Depuis cinq ans, la SAQ accordait une commandite au souper-bénéfice annuel de la Fondation. «On se concentre maintenant sur des organismes qui font de la recherche ou du traitement. Les organismes de soutien comme la Fondation ne font pas partie du lot», avait justifié la porte-parole de la société d'État, Linda Bouchard.
Même si le changement de la politique des dons et commandites a eu lieu il y a deux ans, une dernière commandite en produits, et non en argent, d'une valeur de 3000 dollars fut accordée à la Fondation en 2016. Mais le changement de cap de cette année fut ouvertement dénoncé par le président de l'organisme, René Bérubé. 
«La Fondation médicale Jean-Pierre Despins est un modèle au niveau de l'accès à des soins de santé en milieux ruraux. Par son activité de financement, elle va chercher au-dessus de 100 000 dollars par année. Ça leur permet d'avoir des médecins et de l'équipement ainsi que de donner un bon service», souligne le représentant caquiste.
Or voilà, dit-il, que la SAQ, «du haut de ses bureaux de Montréal», décide de concentrer ses efforts dans les grands centres. «C'est vraiment décevant. On travaille fort pour essayer de tirer notre épingle du jeu. Ce n'est pas facile le contexte du développement dans le milieu rural.

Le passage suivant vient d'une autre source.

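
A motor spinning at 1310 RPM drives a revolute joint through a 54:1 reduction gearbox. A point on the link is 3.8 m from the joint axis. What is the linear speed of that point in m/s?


omega_motor = 1310 * 2*pi/60 = 137.1829 rad/s
omega_joint = omega_motor / 54 = 2.5404 rad/s
v = omega_joint * r = 2.5404 * 3.8
= 9.6536 m/s


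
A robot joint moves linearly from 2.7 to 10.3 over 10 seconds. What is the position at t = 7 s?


s = t/T = 7/10 = 0.7
p(t) = p0 + (pf-p0)*s
= 2.7 + (10.3 - 2.7) * 0.7
= 8.02


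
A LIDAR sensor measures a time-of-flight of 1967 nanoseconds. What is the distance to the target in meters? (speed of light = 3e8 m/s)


tof = 1967 ns = 1.967e-06 s
dist = c * tof / 2
= 3e8 * 1.967e-06 / 2
= 295.05 m


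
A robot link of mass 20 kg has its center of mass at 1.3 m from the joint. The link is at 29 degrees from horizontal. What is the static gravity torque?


tau = m*g*L*cos(angle)
= 20 * 9.81 * 1.3 * cos(29 deg)
= 20 * 9.81 * 1.3 * 0.8746
= 223.0805 Nm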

On a une société d'État qui reste complètement froide par rapport à ça. C'est sûr que je vais les relancer parce que je trouve ça inacceptable. J'appuie totalement René Bérubé et la Fondation. Je trouve que ça n'a pas de bon sens», a clairement laissé entendre Donald Martel.

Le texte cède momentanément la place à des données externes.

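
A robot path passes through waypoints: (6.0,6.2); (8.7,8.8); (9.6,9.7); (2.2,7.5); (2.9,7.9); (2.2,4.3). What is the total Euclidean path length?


Segment lengths:
  seg1 = sqrt((2.7)^2 + (2.6)^2) = 3.7483
  seg2 = sqrt((0.9)^2 + (0.9)^2) = 1.2728
  seg3 = sqrt((-7.4)^2 + (-2.2)^2) = 7.7201
  seg4 = sqrt((0.7)^2 + (0.4)^2) = 0.8062
  seg5 = sqrt((-0.7)^2 + (-3.6)^2) = 3.6674
Total = 17.2149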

Celui-ci rappelle «qu'on boit du vin et de l'alcool en milieu rural», évoquant la consommation de produits de la SAQ aussi en région. «Depuis le mois de janvier qu'on est en contact avec leur bureau parce que la Fondation nous avait approchés là-dessus. Comme disait René Bérubé, 3000 piastres, ça représente peut-être 1000 piastres pour eux autres, c'est complètement ridicule. Encore une fois, une société d'État envoie un mauvais message dans les milieux ruraux, plutôt que de dire: c'est correct qu'on appuie Montréal et Québec, mais c'est important d'être présente en région», poursuit-il.
Selon lui, la Fondation mérite d'autant plus d'être soutenue que pour une population de petite taille, «ils vont chercher 100 000 dollars» à Saint-Léonard-d'Aston. 
«Pourquoi on ne leur donne pas du gaz au lieu de dire qu'on va se concentrer ailleurs? Je vais relancer la SAQ, je veux avoir des explications sur le fait qu'ils se disent surpris de ne pas avoir été relancés alors que mon bureau les a contactés à plusieurs reprises», conclut le député de la CAQ.